On 2 Nov 2021, Eugene Loh told this:

> On 11/1/21 10:29 AM, Nick Alcock wrote:
>> This commit defines an iterator in the libctf _next style because it's
>> *so much* nicer to use than the function-calling _iter form:
>>
>> extern void *dt_htab_next(const dt_htab_t *htab, dt_htab_next_t **it);
>> extern void dt_htab_next_destroy(dt_htab_next_t *i);
>>
>> Call dt_htab_next with the htab to iterate over and a dt_htab_next_t
>> initialized to NULL. It allocates an iterator, returns new elements from
>> the hash until iteration is complete, then frees the iterator and
>> re-annuls it, ready for another iteration cycle.
>
> I suppose all of that is true, but it's a little deceptive since the 
> call does different subsets of those things in different calls.  How about:
>
>      Call dt_htab_next with the htab to iterate over and a dt_htab_next_t
>      initialized to NULL to allocate an iterator and return the first 
> element.
>      Subsequent calls with the allocated iterator will return further 
> elements
>      from the hash until iteration is complete, at which time the 
> iterator is
>      freed and reset to NULL, ready for another iteration cycle.

Oh that's nice! (Except for the staircasing, which your mailer seems to
be doing a lot :) either it should be inserting linefeeds or you should
be doing that by hand, but not both.)

>> There are no restrictions whatsoever on what you can do inside iteration
>> (iterate over other things, fork, longjmp out of it, you name it) except
>> that you should not delete hash entries that the iterator has not yet
>> returned: if you insert new ones, they may or may not be returned by
>> this iteration cycle.
>
> Phrases like "whatsoever" and "you name it" suggest one message, while 
> "except" etc. suggest another.  How about:

It's saying "you can do anything, with these limitations".

>      You can delete any entry already returned this iteration cycle.
>      If you insert entries, they may or may not be returned in this
>      iteration cycle.

I dropped the "you name it" but didn't adopt ths, because it drops the
fairly important point that iteration loops are *just loops*. (I put
that in because users over in binutils were worrying about whether you
can even *call functions* from inside iteration, let alone do other
iterations or fork or the like. Hell, you can even start another
iteration over a hash you're already in the middle of iterating over.)

I rephrased it a bit and moved some of the previous para down into it.
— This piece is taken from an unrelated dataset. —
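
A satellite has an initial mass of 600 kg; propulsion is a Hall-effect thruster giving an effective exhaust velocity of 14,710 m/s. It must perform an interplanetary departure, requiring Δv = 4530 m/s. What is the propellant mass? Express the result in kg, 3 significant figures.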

>> diff --git a/libdtrace/dt_consume.c b/libdtrace/dt_consume.c
>> @@ -409,6 +409,7 @@ static dt_htab_ops_t dt_spec_buf_htab_ops = {
>>   	.hval = (htab_hval_fn)dt_spec_buf_hval,
>>   	.cmp = (htab_cmp_fn)dt_spec_buf_cmp,
>>   	.add = (htab_add_fn)dt_spec_buf_add,
>> +	.next = (htab_next_fn)dt_spec_buf_next,
>>   	.del = (htab_del_fn)dt_spec_buf_del_buf
>>   };
>
> Sorry if I muddled my earlier comment on this.  In dt_htab.h, next 
> consistently follows del.  (In dt_htab.c, there is similar ordering, 
> even if admittedly the details are different.)  Anyhow, stick next 
> *after* del in dt_consume.c just for consistency.

Ah! Hm, which is most consistently followed... dt_htab.h is the odd man
out, but it's also the nicest ordering. Adjusted all the others.

I also added .next to the top-of-dt_htab.c comment.

>> +	/*
>> +	 * Capture the value we will return after advancing the iterator, and
>> +	 * handle end-of-iteration.
>> +	 */
>> +
>> +	ret = i->ent;
>> +	if (i->exhausted) {
>> +		free(i);
>> +		*it = NULL;
>> +		return NULL;
>> +	}
>
> This is okay but how about doing the i->exhausted check first. If it 
> fails, then it makes sense to set ret=i->ent.

I vacillated on this repeatedly, and then picked the wrong one :) fixed.

-- 
NULL && (void)